Obama noted that nearly 180,000 troops were deployed in Iraq and Afghanistan when he took office, and that number will be down to less than 15,000 at the end of the month.

"The time of deploying large ground forces with big military footprints to engage in nation building overseas, that's coming to an end," the commander in chief said in a speech to 3,000 at New Jersey's Joint Base McGuire-Dix-Lakehurst, a launching point for deployments to Afghanistan.

U.S. and NATO troops closed their operational command in Afghanistan last week after 13 years of war. Some troops will remain, however, to carry out operations against Taliban and al-Qaida targets.

"Going forward our military will be leaner," Obama said. "But as your commander in chief, I'm going to make sure we keep you ready for the range of missions that we ask of you. We are going to keep you the best trained, the best led, the best equipped military in the history of the world because the world will still be calling."

The base also has been used to send service members to West Africa to help confront the Ebola crisis.

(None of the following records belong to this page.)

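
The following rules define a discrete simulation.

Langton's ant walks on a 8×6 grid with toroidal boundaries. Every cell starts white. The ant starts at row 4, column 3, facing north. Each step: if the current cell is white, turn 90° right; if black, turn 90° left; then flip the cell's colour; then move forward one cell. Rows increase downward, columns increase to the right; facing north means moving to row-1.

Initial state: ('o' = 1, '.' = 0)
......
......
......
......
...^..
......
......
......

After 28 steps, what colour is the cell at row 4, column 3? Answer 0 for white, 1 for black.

0

[0] ......
......
......
......
...^..
......
......
......
[1] ......
......
......
......
...o>.
......
......
......
[2] ......
......
......
......
...oo.
....v.
......
......
[3] ......
......
......
......
...oo.
...<o.
......
......
[4] ......
......
......
......
...^o.
...oo.
......
......
[5] ......
......
......
......
..<.o.
...oo.
......
......
[6] ......
......
......
..^...
..o.o.
...oo.
......
......
[7] ......
......
......
..o>..
..o.o.
...oo.
......
......
[8] ......
......
......
..oo..
..ovo.
...oo.
......
......
[9] ......
......
......
..oo..
..<oo.
...oo.
......
......
[10] ......
......
......
..oo..
...oo.
..voo.
......
......
[11] ......
......
......
..oo..
...oo.
.<ooo.
......
......
[12] ......
......
......
..oo..
.^.oo.
.oooo.
......
......
[13] ......
......
......
..oo..
.o>oo.
.oooo.
......
......
[14] ......
......
......
..oo..
.oooo.
.ovoo.
......
......
[15] ......
......
......
..oo..
.oooo.
.o.>o.
......
......
[16] ......
......
......
..oo..
.oo^o.
.o..o.
......
......
[17] ......
......
......
..oo..
.o<.o.
.o..o.
......
......
[18] ......
......
......
..oo..
.o..o.
.ov.o.
......
......
[19] ......
......
......
..oo..
.o..o.
.<o.o.
......
......
[20] ......
......
......
..oo..
.o..o.
..o.o.
.v....
......
[21] ......
......
......
..oo..
.o..o.
..o.o.
<o....
......
[22] ......
......
......
..oo..
.o..o.
^.o.o.
oo....
......
[23] ......
......
......
..oo..
.o..o.
o>o.o.
oo....
......
[24] ......
......
......
..oo..
.o..o.
ooo.o.
ov....
......
[25] ......
......
......
..oo..
.o..o.
ooo.o.
o.>...
......
[26] ......
......
......
..oo..
.o..o.
ooo.o.
o.o...
..v...
[27] ......
......
......
..oo..
.o..o.
ooo.o.
o.o...
.<o...
[28] ......
......
......
..oo..
.o..o.
ooo.o.
o^o...
.oo...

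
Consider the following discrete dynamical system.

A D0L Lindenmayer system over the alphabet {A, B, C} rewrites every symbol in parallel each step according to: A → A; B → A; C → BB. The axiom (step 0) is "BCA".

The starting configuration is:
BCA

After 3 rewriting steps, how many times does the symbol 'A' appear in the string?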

Obama was greeted upon arrival by Republican Gov. Chris Christie. Obama and the potential 2016 presidential candidate shared a laugh and a long handshake before heading to the event to express gratitude to the troops ahead of the holidays. "You guys are like Santa in fatigues," Obama joked.

At a time when Republicans are fighting Obama's action to offer reprieve from deportations, the president singled out one immigrant working on the base. Obama said the airman, who fled civil war in his native Congo and joined the U.S. military, has "that same patriotism, that same sense of what we're about as Americans; that same creed that we can all pledge allegiance to regardless of what we look like or where we come from."

"We're fighting on the same team, for the same values and same ideals," Obama said.